Sarah E. Zanders
Selfish Genes in Gametogenesis
Human society contains both ‘good guys’ (e.g. scientists) who broadly make positive contributions and "bad guys" (e.g. thieves) who make negative contributions. Even if we tend to interact with mostly good guys, our everyday lives are nevertheless shaped by the bad guys: we lock our houses, store our money in banks, and password protect our computers. An outsider studying human behavior could never understand the motives for such behaviors without knowledge of the existence of bad guys and the tactics they employ.
Analogously, genomes also contain ‘good genes’ that promote the health of an organism and "bad genes" that promote their own survival at the expense of their host. Just as bad guys shape our daily lives, parasitic bad genes can affect crucial cellular processes. This is especially true of gametogenesis, the process that generates eggs and sperm. In gametogenesis, bad genes often cheat the process to ensure their transmission into the next generation. As bad genes are ubiquitous, we can never fully understand gametogenesis and the origins of infertility without identifying the bad genes and learning about the tactics they employ.

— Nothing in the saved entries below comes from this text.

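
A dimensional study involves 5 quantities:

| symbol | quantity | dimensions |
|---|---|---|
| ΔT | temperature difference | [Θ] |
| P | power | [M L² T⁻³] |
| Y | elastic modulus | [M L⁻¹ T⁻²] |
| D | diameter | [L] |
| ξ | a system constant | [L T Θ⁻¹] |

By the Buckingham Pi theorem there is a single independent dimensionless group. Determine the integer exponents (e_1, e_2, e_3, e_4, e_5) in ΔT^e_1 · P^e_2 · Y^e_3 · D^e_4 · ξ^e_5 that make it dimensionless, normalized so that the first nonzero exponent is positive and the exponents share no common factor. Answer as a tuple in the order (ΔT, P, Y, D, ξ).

(1, 1, -1, -4, 1)

M: e_1·(0) + e_2·(1) + e_3·(1) + e_4·(0) + e_5·(0) = 0
L: e_1·(0) + e_2·(2) + e_3·(-1) + e_4·(1) + e_5·(1) = 0
T: e_1·(0) + e_2·(-3) + e_3·(-2) + e_4·(0) + e_5·(1) = 0
Θ: e_1·(1) + e_2·(0) + e_3·(0) + e_4·(0) + e_5·(-1) = 0
Solving this homogeneous linear system for the smallest-integer solution (first nonzero entry positive) gives (1, 1, -1, -4, 1).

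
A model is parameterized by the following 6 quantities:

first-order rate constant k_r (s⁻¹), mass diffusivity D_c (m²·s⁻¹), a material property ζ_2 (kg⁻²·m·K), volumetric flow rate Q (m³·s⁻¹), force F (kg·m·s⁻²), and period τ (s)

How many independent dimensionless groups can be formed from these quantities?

2

There are 6 variables and 4 base dimensions (M, L, T, Θ).
The dimension matrix has rank 4.
Independent dimensionless groups: 6 − 4 = 2.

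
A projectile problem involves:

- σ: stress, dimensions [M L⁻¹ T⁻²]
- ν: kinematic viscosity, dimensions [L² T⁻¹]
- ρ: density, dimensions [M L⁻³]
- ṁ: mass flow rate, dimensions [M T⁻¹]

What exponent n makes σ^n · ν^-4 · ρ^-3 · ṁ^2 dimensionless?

Balance the M exponent: (1)·n from σ, plus −4·(0) − 3·(1) + 2·(1) = -1 from the rest, must sum to zero.
n − 1 = 0, so n = 1.

1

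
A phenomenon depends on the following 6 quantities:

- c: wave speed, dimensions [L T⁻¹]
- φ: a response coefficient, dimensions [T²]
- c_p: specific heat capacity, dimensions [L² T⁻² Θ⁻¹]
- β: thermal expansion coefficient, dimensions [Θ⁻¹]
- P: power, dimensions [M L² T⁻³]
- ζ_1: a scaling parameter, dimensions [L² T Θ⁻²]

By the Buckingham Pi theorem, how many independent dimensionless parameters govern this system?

There are 6 variables and 4 base dimensions (M, L, T, Θ).
The dimension matrix has rank 4.
Independent dimensionless groups: 6 − 4 = 2.

2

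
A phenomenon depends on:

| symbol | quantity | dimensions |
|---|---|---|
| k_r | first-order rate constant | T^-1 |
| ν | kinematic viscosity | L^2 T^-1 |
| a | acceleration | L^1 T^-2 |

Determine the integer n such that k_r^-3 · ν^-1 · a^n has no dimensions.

Balance the L exponent: (1)·n from a, plus −3·(0) − (2) = -2 from the rest, must sum to zero.
n − 2 = 0, so n = 2.

2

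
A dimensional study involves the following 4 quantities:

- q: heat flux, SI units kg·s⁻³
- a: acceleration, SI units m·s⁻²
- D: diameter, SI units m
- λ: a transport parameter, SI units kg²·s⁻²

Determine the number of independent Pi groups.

1

There are 4 variables and 3 base dimensions (M, L, T).
The dimension matrix has rank 3.
Independent dimensionless groups: 4 − 3 = 1.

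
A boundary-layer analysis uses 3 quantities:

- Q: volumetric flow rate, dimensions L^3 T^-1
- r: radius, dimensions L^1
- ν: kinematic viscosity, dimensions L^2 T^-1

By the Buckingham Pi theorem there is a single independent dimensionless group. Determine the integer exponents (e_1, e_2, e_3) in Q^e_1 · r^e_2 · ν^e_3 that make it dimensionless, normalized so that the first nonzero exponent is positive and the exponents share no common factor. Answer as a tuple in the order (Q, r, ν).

(1, -1, -1)

L: e_1·(3) + e_2·(1) + e_3·(2) = 0
T: e_1·(-1) + e_2·(0) + e_3·(-1) = 0
Solving this homogeneous linear system for the smallest-integer solution (first nonzero entry positive) gives (1, -1, -1).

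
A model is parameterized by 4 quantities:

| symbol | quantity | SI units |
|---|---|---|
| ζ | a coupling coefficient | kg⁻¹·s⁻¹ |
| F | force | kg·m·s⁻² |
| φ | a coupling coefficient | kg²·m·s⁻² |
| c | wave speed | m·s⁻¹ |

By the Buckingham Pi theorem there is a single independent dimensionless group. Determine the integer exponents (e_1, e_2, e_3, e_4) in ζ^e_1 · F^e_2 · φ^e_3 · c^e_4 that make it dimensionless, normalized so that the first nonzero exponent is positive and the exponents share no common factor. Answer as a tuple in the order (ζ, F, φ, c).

(1, -3, 2, 1)

M: e_1·(-1) + e_2·(1) + e_3·(2) + e_4·(0) = 0
L: e_1·(0) + e_2·(1) + e_3·(1) + e_4·(1) = 0
T: e_1·(-1) + e_2·(-2) + e_3·(-2) + e_4·(-1) = 0
Solving this homogeneous linear system for the smallest-integer solution (first nonzero entry positive) gives (1, -3, 2, 1).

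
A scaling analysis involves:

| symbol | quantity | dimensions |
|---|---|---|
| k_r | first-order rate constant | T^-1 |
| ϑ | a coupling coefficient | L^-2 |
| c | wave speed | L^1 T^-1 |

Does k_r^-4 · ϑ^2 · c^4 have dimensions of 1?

yes

Sum the exponent of each base dimension across the product:
  L: −4·[k_r]_L + 2·[ϑ]_L + 4·[c]_L = −4·(0) + 2·(-2) + 4·(1) = 0
  T: −4·[k_r]_T + 2·[ϑ]_T + 4·[c]_T = −4·(-1) + 2·(0) + 4·(-1) = 0
All base exponents vanish — dimensionless.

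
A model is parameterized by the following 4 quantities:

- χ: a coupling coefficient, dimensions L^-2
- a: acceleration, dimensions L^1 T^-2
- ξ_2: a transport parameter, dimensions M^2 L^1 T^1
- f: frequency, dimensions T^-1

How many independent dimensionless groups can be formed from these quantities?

There are 4 variables and 3 base dimensions (M, L, T).
The dimension matrix has rank 3.
Independent dimensionless groups: 4 − 3 = 1.

1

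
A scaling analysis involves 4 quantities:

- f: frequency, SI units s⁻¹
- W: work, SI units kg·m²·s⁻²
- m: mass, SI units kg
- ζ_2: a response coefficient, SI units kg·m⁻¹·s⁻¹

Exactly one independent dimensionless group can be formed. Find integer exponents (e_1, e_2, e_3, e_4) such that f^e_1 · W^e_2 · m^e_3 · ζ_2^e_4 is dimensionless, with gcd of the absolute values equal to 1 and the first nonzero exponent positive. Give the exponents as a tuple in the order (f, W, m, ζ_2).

M: e_1·(0) + e_2·(1) + e_3·(1) + e_4·(1) = 0
L: e_1·(0) + e_2·(2) + e_3·(0) + e_4·(-1) = 0
T: e_1·(-1) + e_2·(-2) + e_3·(0) + e_4·(-1) = 0
Solving this homogeneous linear system for the smallest-integer solution (first nonzero entry positive) gives (4, -1, 3, -2).

(4, -1, 3, -2)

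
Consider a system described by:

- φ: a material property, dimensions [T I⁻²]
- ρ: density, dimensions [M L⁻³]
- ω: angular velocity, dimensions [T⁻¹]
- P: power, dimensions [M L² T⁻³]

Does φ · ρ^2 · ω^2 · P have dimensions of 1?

no

Sum the exponent of each base dimension across the product:
  M: [φ]_M + 2·[ρ]_M + 2·[ω]_M + [P]_M = (0) + 2·(1) + 2·(0) + (1) = 3
  L: [φ]_L + 2·[ρ]_L + 2·[ω]_L + [P]_L = (0) + 2·(-3) + 2·(0) + (2) = -4
  T: [φ]_T + 2·[ρ]_T + 2·[ω]_T + [P]_T = (1) + 2·(0) + 2·(-1) + (-3) = -4
  I: [φ]_I + 2·[ρ]_I + 2·[ω]_I + [P]_I = (-2) + 2·(0) + 2·(0) + (0) = -2
Net dimensions [M³ L⁻⁴ T⁻⁴ I⁻²] ≠ [1] — not dimensionless.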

Meiotic drivers are one type of bad gene. These DNA parasites exploit gametogenesis to bias their own transmission. Instead of being transmitted to 50% of gametes (e.g. sperm) like regular alleles, meiotic drive alleles can be transmitted into up to 100% of functional gametes. We are studying the wtf family of meiotic drive genes in the fission yeast, Schizosaccharomyces pombe. We aim to uncover the strategies used by wtf genes and explore how they have affected genome evolution. We hope our studies will uncover general themes about meiotic drivers that could be used to guide analyses of other natural drivers, in addition to artificial gene drives which are engineered to control natural populations, such as mosquitos.